03. August 2026 um 09:00

Pour certains porteurs de projets agricoles, le financement est déjà accordé. Pourtant, les fonds ne sont pas encore sur leur compte. En cause, une dernière étape souvent méconnue. Le ministère de l’Agriculture, des Ressources hydrauliques et de la Pêche appelle les bénéficiaires des subventions d’investissement à se rapprocher de la Banque nationale agricole (BNA) ou de la Banque tunisienne de solidarité (BTS) afin de finaliser les procédures de paiement.

Cette précision intervient alors que plusieurs projets ont déjà franchi toutes les étapes d’approbation. Une fois l’ordre de paiement émis par le ministère, ce sont les deux banques publiques qui prennent le relais pour verser les aides, selon les propos relayées par l’agence TAP. Sans cette démarche, les bénéficiaires risquent de retarder le déblocage de leurs subventions.

Le rappel du ministère fait suite à une question écrite du député Taher Ben Mansour sur le fonctionnement des incitations financières accordées dans le cadre de la loi sur l’investissement, souligne ladite source. L’occasion pour le département de lever le voile sur un circuit souvent perçu comme complexe.

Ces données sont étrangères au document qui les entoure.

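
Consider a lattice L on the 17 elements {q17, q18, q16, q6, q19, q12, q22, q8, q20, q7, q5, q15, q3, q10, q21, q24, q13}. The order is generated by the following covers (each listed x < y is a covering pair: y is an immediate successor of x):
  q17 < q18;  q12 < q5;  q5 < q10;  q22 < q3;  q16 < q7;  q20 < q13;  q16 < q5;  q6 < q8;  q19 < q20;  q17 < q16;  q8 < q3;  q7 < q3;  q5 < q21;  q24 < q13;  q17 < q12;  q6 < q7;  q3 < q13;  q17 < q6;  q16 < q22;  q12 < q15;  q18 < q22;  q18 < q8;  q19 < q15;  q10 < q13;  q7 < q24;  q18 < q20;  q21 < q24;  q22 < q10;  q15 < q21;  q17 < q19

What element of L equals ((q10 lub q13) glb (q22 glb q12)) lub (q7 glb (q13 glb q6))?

q10 ∨ q13 = q13
q22 ∧ q12 = q17
q13 ∧ q17 = q17
q13 ∧ q6 = q6
q7 ∧ q6 = q6
q17 ∨ q6 = q6

q6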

En réalité, le parcours commence bien avant le paiement. Les dossiers sont d’abord instruits par les Commissariats régionaux au développement agricole ou par l’Agence de promotion des investissements agricoles (APIA). Ils passent ensuite devant la commission chargée d’accorder les avantages. Une fois le feu vert obtenu, le ministère des Finances met les crédits à disposition, tandis que la BNA ou la BTS assurent le versement effectif des montants.

Le soutien public n’est d’ailleurs pas versé en une seule fois. Une première partie est débloquée lorsque le projet atteint un niveau d’avancement défini par la réglementation. Le reste est accordé lorsque l’investissement entre réellement en activité. Ce mécanisme a été conçu pour accompagner les promoteurs tout au long de la réalisation de leurs projets.

En 2026, l’État a consacré 100 millions de dinars aux subventions d’investissement agricole. L’essentiel de cette enveloppe est destiné à la production agricole, tandis que le reste finance les projets liés à la pêche, à l’aquaculture et à la gestion des ressources en eau.

Au-delà d’un simple rappel administratif, le message est clair : pour les promoteurs dont les dossiers sont déjà validés, le déblocage des aides dépend désormais d’une dernière démarche auprès de leur banque.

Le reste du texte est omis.